如何使模板推导出具有可变参数的函数返回类型

Question

Someone on stack overflow wrote an interesting way to capture a lambda or functor into your own class. I was trying to simplify it, and I think I got close but was having some trouble. Their example was:

// OT => Object Type
// RT => Return Type
// A ... => Arguments

template<typename OT, typename RT, typename ... A>
struct lambda_expression {
    OT _object;
    RT(OT::*_function)(A...)const; // A pointer to a member function, 
                                   // specifically the operator()

    lambda_expression(const OT & object) // Constructor
        : _object(object), 
          _function(&decltype(_object)::operator()) {} // Assigning the function pointer

    RT operator() (A ... args) const {
        return (_object.*_function)(args...);
    }
};

Basically this allows you to go:

int captureMe = 2;
auto lambda = [=](int a, int b) { return a + b + captureMe;};
lambda_expression<decltype(lambda), int, int, int>(lambda); 

I was trying to simplify this, and thought that the pointer contained in the lambda_expression class wouldn't be needed, because you can call the function object itself, instead of calling the pointer to the operator(). So I tried this:

template <typename OT, typename ... Args>   // No Return type specified
struct lambdaContainer
{
    lambdaContainer(OT funcObj) : funcObj(funcObj){ }
    OT funcObj; // No pointer, just the function object.

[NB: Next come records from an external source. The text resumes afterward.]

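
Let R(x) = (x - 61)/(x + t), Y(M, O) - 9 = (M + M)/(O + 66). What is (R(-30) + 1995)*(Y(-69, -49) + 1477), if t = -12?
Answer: 150530446/51 ≈ 2.9516e+6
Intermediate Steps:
Y(M, O) = 9 + 2*M/(66 + O) (Y(M, O) = 9 + (M + M)/(O + 66) = 9 + (2*M)/(66 + O) = 9 + 2*M/(66 + O))
R(x) = (-61 + x)/(-12 + x) (R(x) = (x - 61)/(x - 12) = (-61 + x)/(-12 + x))
(R(-30) + 1995)*(Y(-69, -49) + 1477) = ((-61 - 30)/(-12 - 30) + 1995)*((594 + 2*(-69) + 9*(-49))/(66 - 49) + 1477) = (-91/(-42) + 1995)*((594 - 138 - 441)/17 + 1477) = (-1/42*(-91) + 1995)*((1/17)*15 + 1477) = (13/6 + 1995)*(15/17 + 1477) = (11983/6)*(25124/17) = 150530446/51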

    auto operator()(Args... args) 
    {
        return funcObj(args...); // Call the function object directly
    }
};

Then something like:

int captureMe = 2;
auto lambda = [=](int a, int b) { return a + b + captureMe; };

lambdaContainer<decltype(lambda), int, int> lam(lambda);

auto i = lam(1, 1);
// i = 4;

Where I wrote the line:

auto operator()(Args... args) 
    {
        return funcObj(args...); 
    }

Apparently:

 decltype(auto) operator()(Args... args) //works in C++14 apparently.

But I tried without the auto keyword and I failed miserably in doing this, I want to understand how the Args... works. I tried:

decltype(funObj(Args...) operator()(Args... args) // this failed
decltype(OT(Args...) operator() (Args... args) // this failed
auto operator() (Args... args) -> decltype(funcObj(Args...)) // this failed
auto operator() (Args... args) -> decltype(OT(Args...)) // this failed

How can I expand the Args parameter so the template can deduce the return type? Is this only possible with auto?

Answer 1

decltype(e) takes an expression e and evaluates to the type of that expression . You need to provide an expression that represents the invocation of your stored lambda:

auto operator()(Args... args) 
    -> decltype(std::declval<OT>()(std::declval<Args>()...))

In this case, I'm using std::declval to create a "fake instance" of the objects that can be used for deduction purposes, without actually invoking any constructor.

Let's break this down even further:

-> decltype(
    std::declval<OT>()          // create a fake instance of `OT`
    (                           // invoke it
        std::declval<Args>()... // create a fake instance of each argument 
                                // type, expanding `Args...`
    )
)

live example on wandbox

---

By the way, you should still std::forward the arguments in your call to funcObj as there might be some rvalue references that need to be propagated further down:

auto operator()(Args... args) 
{
    return funcObj(std::forward<Args>(args)...); 
}